The plantings figure, while down by more than 4.3m acres year on year, was also a little above the 89.86m-acre number than investors had expected, according to a Reuters poll.

Corn futures are poised for a loss of some 12% this month, while also on course for a negative quarter for the first time in two years.

Slow start

The bigger-than-expected area defied concerns among some investors that a slow start to the US slowing season might deter some growers from corn, which has a relatively early planting window compared with rival crops such as cotton and soybeans.

As of mid-May, growers had not, thanks to cold and wet weather in some key Corn Belt states, even reached the half-way mark in terms of corn planting progress, compared with an average of 67% completion by then.

The conditions were reflected in outperformance of corn futures, as the market attempted to win more acres for the grain from rival crops.

In mid-May, the ratio of new crop November soybean futures to December corn futures, unusually, fell below 2.0, compared with levels above 2.4 early this year.

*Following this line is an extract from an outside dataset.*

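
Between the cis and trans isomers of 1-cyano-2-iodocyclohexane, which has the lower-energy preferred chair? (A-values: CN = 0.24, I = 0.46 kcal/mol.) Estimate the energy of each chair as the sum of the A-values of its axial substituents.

trans

At 1,2 positions (parity opposite): cis → (a,e or e,a); trans → (e,e or a,a).
Best chair for cis: E = 0.24 kcal/mol; best chair for trans: E = 0.00 kcal/mol.
The trans isomer is lower by 0.24 kcal/mol.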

The ratio recovered back to 2.12 by the end of May, as an improvement in conditions allowed an acceleration in corn sowings progress, although the USDA said that 4.0m acres of the grain remained to be planted as of the early-June timing of its latest survey.

Soybeans vs corn, cotton

The extra corn area came in part at the expense of soybeans, of which US growers seeded 88.33m acres, Thursday’s USDA briefing showed, well below the 90.96m acres that they had initialled intended to seed with the oilseed.

The total was also below the 90.45m acre-number that investors had expected the report to show, and investors initial market reaction was to send soybean futures for November up 2.0% to $15.07 ¾ a bushel.

The lot stood at $14.85 ½ a bushel, up 0.4% on the day, an hour after the report was published.

Cotton also picked up extra area, with Thursday’s briefing pegging US sowings this year at 12.48m acres, more than 240,000 acres above the figure farmers had expected in March to seed.

Investors had expected the cotton plantings number actually to dip below March intentions, to 12.19m acres.

Extra durum

Durum wheat plantings, at 1.98m acres, were well above the area that investors had forecast, of 1.84m acres, besides exceeding farmers’ initial expectations too.

However, plantings of other spring wheat, at 11.11m acres, came in below farmers’ March plans of 11.20m acres, if exceeding by nearly 300,000 acres the area that traders had expected Thursday’s briefing to show.

Minneapolis spring wheat futures for September fell by 2.7% to a three-month low of $10.00 ¼ a bushel.